Die in Deutschland angezeigten Gewalttaten in Partnerschaften steigen an. Im letzten Jahr wurden 143 016 Fälle bekannt, wie der Chef des Bundeskriminalamts (BKA), Holger Münch, Bundesinnenministerin Nancy Faeser (SPD) und Bundesfamilienministerin Lisa Paus (Grüne) am Donnerstag in Berlin mitteilten. Das war zwar im Vergleich zum Vorjahr ein leichter Rückgang. Allerdings stieg die Zahl der erfassten Opfer von Partnerschaftsgewalt zugleich seit 2017 und damit binnen fünf Jahren um 3,4 Prozent an. Von den zur Anzeige gebrachten Gewalttaten waren zu rund 80 Prozent Frauen betroffen, die Tatverdächtigen waren fast zu 80 Prozent Männer. Es besteht also großer Handlungsbedarf, obwohl sich in den letzten Jahren beim Gewaltschutz bereits viel getan hat.

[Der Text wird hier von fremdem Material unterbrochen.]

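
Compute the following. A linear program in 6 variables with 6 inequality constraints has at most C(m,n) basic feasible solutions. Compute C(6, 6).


Each vertex corresponds to some choice of n active constraints out of m, so the number of vertices is at most C(m, n) = m! / (n!(m-n)!).
m = 6, n = 6
Numerator: 6 * 5 * 4 * 3 * 2 * 1
Denominator: 6! = 720
C(6, 6) = 1


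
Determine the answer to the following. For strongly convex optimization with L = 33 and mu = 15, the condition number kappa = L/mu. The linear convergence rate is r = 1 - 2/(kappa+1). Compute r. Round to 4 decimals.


Step 1: Compute the condition number.
kappa = L/mu = 33/15 = 2.2
Step 2: Compute the convergence rate.
r = 1 - 2/(kappa + 1) = 1 - 2*mu/(L + mu) = (L - mu)/(L + mu) = 18/48 = 0.375


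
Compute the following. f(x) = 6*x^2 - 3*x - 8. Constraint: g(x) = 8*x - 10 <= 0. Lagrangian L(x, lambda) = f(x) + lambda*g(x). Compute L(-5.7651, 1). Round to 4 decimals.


Step 1: Evaluate f(x).
f(-5.7651) = 6*(-5.7651)^2 - 3*(-5.7651) - 8 = 208.7136
Step 2: Evaluate g(x).
g(-5.7651) = 8*-5.7651 - 10 = -56.1208
Step 3: Compute Lagrangian.
L = 208.7136 + 1*-56.1208 = 152.5928


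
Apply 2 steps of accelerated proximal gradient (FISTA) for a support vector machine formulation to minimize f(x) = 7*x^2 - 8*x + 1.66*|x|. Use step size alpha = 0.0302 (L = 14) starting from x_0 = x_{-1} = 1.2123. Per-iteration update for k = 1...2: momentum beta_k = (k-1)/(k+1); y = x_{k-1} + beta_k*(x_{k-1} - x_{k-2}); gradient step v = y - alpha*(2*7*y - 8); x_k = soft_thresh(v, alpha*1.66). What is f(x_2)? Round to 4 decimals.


FISTA on f(x) = 7*x^2 - 8*x + 1.66*|x|
L = 14, alpha = 0.0302
Iteration 1: beta = 0.0, y = 1.2123 + 0.0*(1.2123 - 1.2123) = 1.2123
  grad(y) = 8.9722, v = y - alpha*grad = 0.9413
  prox(v) = soft_thresh(0.9413, 0.0501) = 0.8912
Iteration 2: beta = 0.3333, y = 0.8912 + 0.3333*(0.8912 - 1.2123) = 0.7842
  grad(y) = 2.9785, v = y - alpha*grad = 0.6942
  prox(v) = soft_thresh(0.6942, 0.0501) = 0.6441
f(x_2) = 7*0.6441^2 - 8*0.6441 + 1.66*|0.6441| = -1.1796


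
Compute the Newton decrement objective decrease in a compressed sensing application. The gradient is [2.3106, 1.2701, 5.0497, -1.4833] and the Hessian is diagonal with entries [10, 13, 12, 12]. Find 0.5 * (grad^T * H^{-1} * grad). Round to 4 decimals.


Step 1: H is diagonal, so H^(-1) * g = [0.2311, 0.0977, 0.4208, -0.1236].
Step 2: g^T H^(-1) g = sum_i g_i^2 / H_ii
  = (2.3106)^2/10 + (1.2701)^2/13 + (5.0497)^2/12 + (-1.4833)^2/12
  = 0.5339 + 0.1241 + 2.125 + 0.1833 = 2.9663
Step 3: Objective decrease = 0.5 * g^T H^(-1) g = 1.4831


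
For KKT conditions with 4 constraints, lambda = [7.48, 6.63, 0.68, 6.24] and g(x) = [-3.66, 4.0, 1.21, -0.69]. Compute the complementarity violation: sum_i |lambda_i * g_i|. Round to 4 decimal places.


KKT complementary slackness check:
lambda_1 * g_1 = 7.48 * -3.66 = -27.3768
lambda_2 * g_2 = 6.63 * 4.0 = 26.52
lambda_3 * g_3 = 0.68 * 1.21 = 0.8228
lambda_4 * g_4 = 6.24 * -0.69 = -4.3056
Total violation = 27.3768 + 26.52 + 0.8228 + 4.3056 = 59.0252


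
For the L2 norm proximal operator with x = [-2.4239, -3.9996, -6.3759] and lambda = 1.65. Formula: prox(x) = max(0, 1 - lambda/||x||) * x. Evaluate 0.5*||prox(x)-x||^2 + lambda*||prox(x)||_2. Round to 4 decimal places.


Step 1: Compute ||x||.
||x|| = 7.9072
Step 2: Compute scaling factor.
scale = max(0, 1 - 1.65/7.9072) = 0.7913
Step 3: prox(x) = [-1.9181, -3.165, -5.0454]
||prox(x)|| = 6.2572
Step 4: Proximal objective.
0.5*||prox-x||^2 = 1.3613
lambda*||prox|| = 10.3244
Total = 11.6857


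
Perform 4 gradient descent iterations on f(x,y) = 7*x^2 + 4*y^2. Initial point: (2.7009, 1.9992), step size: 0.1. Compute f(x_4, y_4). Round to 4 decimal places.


Gradient descent on f(x,y) = 7*x^2 + 4*y^2.
Starting point: (2.7009, 1.9992), alpha = 0.1
Step 1: grad_x = 2*7*2.7009 = 37.8126, grad_y = 2*4*1.9992 = 15.9936
  x_1 = 2.7009 - 0.1*37.8126 = -1.0804
  y_1 = 1.9992 - 0.1*15.9936 = 0.3998
Step 2: grad_x = 2*7*-1.0804 = -15.125, grad_y = 2*4*0.3998 = 3.1987
  x_2 = -1.0804 - 0.1*-15.125 = 0.4321
  y_2 = 0.3998 - 0.1*3.1987 = 0.08
Step 3: grad_x = 2*7*0.4321 = 6.05, grad_y = 2*4*0.08 = 0.6397
  x_3 = 0.4321 - 0.1*6.05 = -0.1729
  y_3 = 0.08 - 0.1*0.6397 = 0.016
Step 4: grad_x = 2*7*-0.1729 = -2.42, grad_y = 2*4*0.016 = 0.1279
  x_4 = -0.1729 - 0.1*-2.42 = 0.0691
  y_4 = 0.016 - 0.1*0.1279 = 0.0032
f(0.0691, 0.0032) = 7*0.0691^2 + 4*0.0032^2 = 0.0335


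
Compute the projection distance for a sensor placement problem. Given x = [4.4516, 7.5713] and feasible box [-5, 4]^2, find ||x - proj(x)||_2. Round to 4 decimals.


Project each component onto [-5, 4].
clip(4.4516) = 4.0, clip(7.5713) = 4.0
Projection = [4.0, 4.0]
Squared diffs: [0.2039, 12.7542]
Distance = sqrt(12.9581) = 3.5997


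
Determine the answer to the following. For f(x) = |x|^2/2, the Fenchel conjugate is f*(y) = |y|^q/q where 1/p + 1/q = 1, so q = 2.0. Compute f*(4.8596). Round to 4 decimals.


The conjugate exponent q satisfies 1/p + 1/q = 1.
p = 2, so q = 2/(2 - 1) = 2.0
|y|^q = 4.8596^2.0 = 23.6157
f*(4.8596) = 23.6157 / 2.0 = 11.8079


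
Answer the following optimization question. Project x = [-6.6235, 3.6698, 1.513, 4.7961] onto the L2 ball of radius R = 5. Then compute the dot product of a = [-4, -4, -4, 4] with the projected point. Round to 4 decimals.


Step 1: Compute ||x|| (intermediates to 6 decimals).
||x|| = sqrt((-6.6235)^2 + 3.6698^2 + 1.513^2 + 4.7961^2) = 9.090101
Step 2: Project.
Since ||x|| > R, scale = R/||x|| = 5/9.090101 = 0.550049, proj(x) = scale * x
proj(x) = [-3.64325, 2.01857, 0.832224, 2.63809]
Step 3: Dot product.
a^T * proj(x) = -4*(-3.64325) - 4*2.01857 - 4*0.832224 + 4*2.63809 = 13.7222


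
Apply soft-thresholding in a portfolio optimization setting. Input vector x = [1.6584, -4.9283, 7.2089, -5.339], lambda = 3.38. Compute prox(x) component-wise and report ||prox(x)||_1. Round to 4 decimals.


Soft-thresholding with lambda = 3.38:
prox(1.6584) = sign(1.6584)*max(|1.6584| - 3.38, 0) = 0.0
prox(-4.9283) = sign(-4.9283)*max(|-4.9283| - 3.38, 0) = -1.5483
prox(7.2089) = sign(7.2089)*max(|7.2089| - 3.38, 0) = 3.8289
prox(-5.339) = sign(-5.339)*max(|-5.339| - 3.38, 0) = -1.959
prox(x) = [0.0, -1.5483, 3.8289, -1.959]
||prox(x)||_1 = 0.0 + 1.5483 + 3.8289 + 1.959 = 7.3362


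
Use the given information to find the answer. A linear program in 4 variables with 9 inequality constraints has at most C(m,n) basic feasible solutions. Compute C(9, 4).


Each vertex corresponds to some choice of n active constraints out of m, so the number of vertices is at most C(m, n) = m! / (n!(m-n)!).
m = 9, n = 4
Numerator: 9 * 8 * 7 * 6
Denominator: 4! = 24
C(9, 4) = 126


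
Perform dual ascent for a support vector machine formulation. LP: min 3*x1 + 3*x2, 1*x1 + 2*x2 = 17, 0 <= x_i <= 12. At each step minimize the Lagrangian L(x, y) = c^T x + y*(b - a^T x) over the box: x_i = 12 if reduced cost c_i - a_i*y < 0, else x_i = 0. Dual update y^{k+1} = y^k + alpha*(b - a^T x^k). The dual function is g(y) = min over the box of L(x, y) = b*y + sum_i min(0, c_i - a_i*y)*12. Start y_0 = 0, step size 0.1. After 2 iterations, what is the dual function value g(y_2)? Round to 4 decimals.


Dual ascent for LP: min 3*x1 + 3*x2, 1*x1 + 2*x2 = 17, 0 <= x_i <= 12
Step 1: y^k = 0.0, reduced costs: (3.0, 3.0)
  x^k = (0.0, 0.0), subgradient = b - a^T x = 17.0
  y^{k+1} = 0.0 + 0.1*17.0 = 1.7
Step 2: y^k = 1.7, reduced costs: (1.3, -0.4)
  x^k = (0.0, 12.0), subgradient = b - a^T x = -7.0
  y^{k+1} = 1.7 + 0.1*-7.0 = 1.0
Dual objective at y_2 = 1.0: reduced costs (2.0, 1.0), box minimizer x = (0.0, 0.0)
g(y_2) = b*y + (c1 - a1*y)*x1 + (c2 - a2*y)*x2 = 17*1.0 + 2.0*0.0 + 1.0*0.0 = 17.0 + 0.0 + 0.0 = 17.0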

Dazu gehört auch die Arbeit mit Tätern, die verhindern soll, dass diese erneut gewalttätig werden. Gerhard Hafner ist Psychologe und hat die »Beratung für Männer – gegen Gewalt« bei der Berliner Volkssolidarität gegründet. »Ich habe Anfang der 90er Jahre mit Täterarbeit angefangen. Damals wurden nur wenige Männer zu uns geschickt«, sagt er gegenüber »nd«. »Inzwischen hat der Staat verstanden: Fälle häuslicher Gewalt sind keine Familienstreitigkeiten, sondern Verbrechen.«

Die Istanbul-Konvention, ein völkerrechtlicher Vertrag zum Schutz gegen geschlechtsspezifische Gewalt gegen Frauen und gegen häusliche Gewalt, verpflichtet Länder, Maßnahmen zum Gewaltschutz zu realisieren. Sie ist »auch als Argumentationsgrundlage für die Finanzierung unserer Projekte« enorm wichtig, sagt Isabella Spiesberger, die im Vorstand der Bundesarbeitsgemeinschaft Täterarbeit Häusliche Gewalt, dem profeministischen deutschen Dachverband der Täterarbeitseinrichtungen, aktiv ist und als angestellte Beraterin beim Berliner Zentrum für Gewaltprävention arbeitet. Täterarbeit ist dabei Teil einer sogenannten Interventionskette. »Wir arbeiten nicht isoliert, sondern im Kooperationsbündnis mit den Frauenberatungsstellen, mit den Opferschutzeinrichtungen, mit der Justiz, mit den Jugendämtern und mit der Polizei. Da findet ein teils sehr intensiver Fallaustausch statt«, sagt Spiesberger.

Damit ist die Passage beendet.